I just read a brilliant piece on ‘Talent imitates, genius steals’ (TIGS) about those who set out to create ‘a viral’. He rightly points out that the word ‘viral’ (when used in the context of communication) refers to a process by which people pass on to their friends stuff they like, find interesting and generally want other people to see. In TIGS’s words “Viral is a thing that happens, not a thing that is. If people pass your communication on, it’s viral. If they don’t, it’s not.”
This is a lesson UK political parties badly need to learn. Political parties seem to think that if they stick a standard party political broadcast on YouTube then it will become viral. It won’t, because if you send someone a dry, dull broadcast your friends will think that you are dry and dull. Social communication is a currency, people have a personal stake in what they choose to send on – it says something about them.

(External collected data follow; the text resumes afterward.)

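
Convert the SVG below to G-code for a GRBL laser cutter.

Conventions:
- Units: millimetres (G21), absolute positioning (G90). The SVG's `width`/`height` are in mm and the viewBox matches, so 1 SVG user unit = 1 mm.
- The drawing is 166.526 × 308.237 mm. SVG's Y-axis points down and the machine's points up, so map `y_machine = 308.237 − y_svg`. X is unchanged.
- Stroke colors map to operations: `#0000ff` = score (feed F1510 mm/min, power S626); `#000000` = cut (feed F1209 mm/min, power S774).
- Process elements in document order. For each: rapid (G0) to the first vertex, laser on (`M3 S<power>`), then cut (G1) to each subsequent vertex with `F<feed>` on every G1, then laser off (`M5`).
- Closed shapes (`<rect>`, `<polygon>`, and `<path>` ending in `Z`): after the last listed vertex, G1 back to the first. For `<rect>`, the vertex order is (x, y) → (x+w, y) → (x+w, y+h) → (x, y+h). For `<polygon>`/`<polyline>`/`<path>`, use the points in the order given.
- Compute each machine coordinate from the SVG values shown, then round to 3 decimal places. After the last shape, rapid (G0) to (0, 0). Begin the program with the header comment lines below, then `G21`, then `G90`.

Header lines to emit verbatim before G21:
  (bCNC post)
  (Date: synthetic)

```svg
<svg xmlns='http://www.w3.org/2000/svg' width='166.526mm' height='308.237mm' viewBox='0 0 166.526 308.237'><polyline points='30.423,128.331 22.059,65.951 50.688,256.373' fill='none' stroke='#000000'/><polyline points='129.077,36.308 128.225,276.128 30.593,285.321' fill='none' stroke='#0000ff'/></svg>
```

(bCNC post)
(Date: synthetic)
G21
G90
G0 X30.423 Y179.906
M3 S774
G1 X22.059 Y242.286 F1209
G1 X50.688 Y51.864 F1209
M5
G0 X129.077 Y271.929
M3 S626
G1 X128.225 Y32.109 F1510
G1 X30.593 Y22.916 F1510
M5
G0 X0.000 Y0.000

viewBox `0 0 166.526 308.237` with mm width/height → 1 unit = 1 mm. Flip: y_m = 308.237 − y_svg.

**Shape 1** — `<polyline>` open polyline, stroke `#000000` → cut (S774, F1209). Machine vertices: (30.423,179.906) → (22.059,242.286) → (50.688,51.864). Open path.

**Shape 2** — `<polyline>` open polyline, stroke `#0000ff` → score (S626, F1510). Machine vertices: (129.077,271.929) → (128.225,32.109) → (30.593,22.916). Open path.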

It is for this reason, as TIGS points out, that if you let people get involved with your content, personalise it and generally mess around with it, more people will send it on. The more it says about the individual who sends something, the more likely that person is to send it on.
The above Tony Blair / The Clash remix has over 20 times as many views as the most popular video on the UK Labour Party’s official YouTube Channel. Political parties need to encourage this sort of creative expression as much as possible in order to reach and engage with a mass audience.
The question is, will political parties in the UK have the guts (as well as creative capabilities) to allow the electorate to get involved in their oh so precious ‘message’? If they don’t, they will carry on “making virals” that about 5 people watch.